Anyone who reads on Literotica may be familiar with The Eighth House by DeathandTaxes. Well, D&T turns out to be Eris Adderly. The funny thing is that I found her stories on Lit and her books on Amazon separately and liked them both. It wasn’t until she said something on FB about another story that I realized that they were the same person. I read this story once or twice on Lit. So OK, maybe it was more like five or six times, but who’s counting? I’ve been waiting for this book to come out for a long time and pre-ordered it as soon as I could. I’m really enjoying the differences.
Persephone is my favorite myth. We all know the story. Persephone gets taken to the Underworld to be married to Hades. Demeter goes nuts and nothing grows, famines happen, all kinds of terrible things. Persephone eats 6 pomegranate seeds, which would usually relegate her to the Underworld forever, but a compromise is met, she’ll live with Hades for 6 months of the year, and the other 6 months, she’ll live on Olympus. The 6 months she lives in the Underworld are fall and winter, spring and summer are when she comes back. There’s just something so… I don’t know. The story just speaks to me so much. So, when I found Eris’s version, I had to read it. It was like something jumped out at me and said READ. So I did.
So, here we go, The Eighth House.
We open on a beach, where Persephone has just been having an interlude with a mortal man. She’s not all that satisfied, but her lover thinks that she’s all that and a bag of chips, which of course, she totally is. I mean, goddess, right? When she leaves that guy, she heads to see Polyxene, a mortal woman who she considers a friend. She’s been visiting Polyxene off and on for many years, sometimes giving her samples of plants that are very powerful and stronger. Anyway, while she is there, Persephone asks to wear Polyxene’s ring, does some magic to it, and tells Polyxene that if the ring hasn’t changed when Persephone sees her again, she can have what’s in it.
Flash to the Underworld. Hades is being confronted by Aphrodite. She wants a favor from Hades, and she reminds Hades that he owes her. She tells him that her favor is that he will take Persephone and make her his. When questioned, Aphrodite tells Hades that the reason for it is that Hermes, Aphrodite’s lover, is paying too much attention to Persephone.
Demeter, Persephone’s mother, has done everything she can to keep her away from the gods on Olympos. Demeter thinks that Persephone is still a maiden and hasn’t had anything to do with any man. She treats Persephone like she is a little girl, not as if she’s a grown goddess. So, Demeter sends her dear, darling, “maiden” daughter off to Nysa to gather baskets of flowers with Artemis and Athena.
While she is there, Hades arranges for the earth to open up and for Persephone to fall into the Underworld and into his arms. He had been planning on just playing with Persephone up until that point. When he saw, smelt, and felt her, he knew that he was doomed.

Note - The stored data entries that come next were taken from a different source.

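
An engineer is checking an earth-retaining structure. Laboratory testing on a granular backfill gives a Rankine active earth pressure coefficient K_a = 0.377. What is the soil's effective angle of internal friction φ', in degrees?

26.9°

K_a = tan²(45° − φ/2) ⇒ 45° − φ/2 = arctan(√0.377) = 31.55°.
φ = 2(45° − 31.55°) = 26.90°.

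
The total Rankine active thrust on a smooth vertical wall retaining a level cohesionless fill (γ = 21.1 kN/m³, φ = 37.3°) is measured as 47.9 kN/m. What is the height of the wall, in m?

4.30 m

K_a = 0.2453. P_a = ½ K_a γ H² ⇒ H = √(2P_a/(K_a γ)).
H = √(2×47.9/(0.2453×21.1)) = 4.302 m.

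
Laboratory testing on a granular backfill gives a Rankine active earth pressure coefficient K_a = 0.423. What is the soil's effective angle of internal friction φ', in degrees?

K_a = tan²(45° − φ/2) ⇒ 45° − φ/2 = arctan(√0.423) = 33.04°.
φ = 2(45° − 33.04°) = 23.92°.

23.9°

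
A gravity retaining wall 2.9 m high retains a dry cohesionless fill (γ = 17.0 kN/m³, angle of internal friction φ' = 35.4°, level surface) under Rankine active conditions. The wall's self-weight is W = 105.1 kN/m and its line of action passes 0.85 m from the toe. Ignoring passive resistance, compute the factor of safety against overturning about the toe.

4.85

K_a = tan²(45° − 35.4°/2) = 0.2664.
P_a = ½K_aγH² = 0.5×0.2664×17.0×2.9² = 19.04 kN/m, acting at H/3 = 0.9667 m above the base.
Overturning moment M_o = P_a × H/3 = 19.04 × 0.9667 = 18.41.
Resisting moment M_r = W × 0.85 = 105.1 × 0.85 = 89.33.
FS_overturning = M_r/M_o = 89.33/18.41 = 4.853.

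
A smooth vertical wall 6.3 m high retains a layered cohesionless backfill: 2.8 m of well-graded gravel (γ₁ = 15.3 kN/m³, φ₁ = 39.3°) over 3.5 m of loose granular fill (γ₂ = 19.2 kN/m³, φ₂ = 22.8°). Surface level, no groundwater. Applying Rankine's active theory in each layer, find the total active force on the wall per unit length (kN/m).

132 kN/m

K_a1 = tan²(45°−39.3°/2) = 0.2245; K_a2 = tan²(45°−22.8°/2) = 0.4414.
Layer 1: σ at base = K_a1 γ₁ h₁ = 9.616 kPa; P₁ = ½×9.616×2.8 = 13.46.
Layer 2: σ_v at top = γ₁h₁ = 42.84; σ_h top = K_a2×42.84 = 18.91; σ_h base = K_a2×(42.84+19.2×3.5) = 48.57.
P₂ = ½(18.91+48.57)×3.5 = 118.1. Total P_a = 13.46+118.1 = 131.6 kN/m.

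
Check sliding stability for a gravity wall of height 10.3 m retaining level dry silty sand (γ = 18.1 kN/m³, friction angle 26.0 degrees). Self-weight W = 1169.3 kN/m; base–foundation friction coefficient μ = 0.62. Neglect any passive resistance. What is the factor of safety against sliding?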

Alright, here is where we split. The Eighth House is a wonderful book. Not only is a good retelling of the Persephone/Hades myth, you get a book with a great plotline, wonderful descriptions, and hot sex scenes. So, really, it’s a win/win in my view. I have put it under dark romance because there is BDSM in there, but it isn’t as dark as other books I’ve put in there. There is an HEA, which yay! I don’t always need an HEA, but it’s nice to read. Right now this book is on KU, but as always, I recommend that you buy it. You’ll want to read it over and over.
Before I go anywhere else with this post, I need to talk about the bridge scene. I can neither confirm nor deny that I have that whooooooole scene highlighted in my Kindle for… reasons. It is one of the most mind-blowing scenes that I’ve ever read. I mean, I’ve read some really hot sex scenes, but the reason that this one really got to me what the whole trust issue between Persephone and Hades. It’s not like it was easy for her to do what she did, but that’s what makes it so amazing.
Ok, now that I have that out of the way. Hades is now one of my newest book boyfriends. He is so devoted to Persephone, even when he is trying hard to control himself and not to be. Not only that, he actually gives a fuck about his job and about the souls under his care. I love his physical description, it’s a really stark image in my head but stark in a good way, like a statue carved of ivory with ebony accents.
Persephone. Poor Persephone. Polyxene was the only one who even came close knowing her before she met Hades. At one point, during a fight she’s having with her mother towards the end of the book, she tells her mom that she’s been boning mortal males all this time and what did it say about her mother that Hades knew more about her than her own mother did. I, personally, don’t think that Demeter really likes Persephone all that much. I mean, sure, she probably loved her, but just because you love someone doesn’t mean that you actually like them all the time.
I’m really glad that I bought this one. Like I said, I had it on pre-order as long as it was possible to. I may have squeed a little bit when I found out that Eris was turning it into a book. It looks like it’s going to be the first one in a series, and I can’t wait to see what else she has coming for us!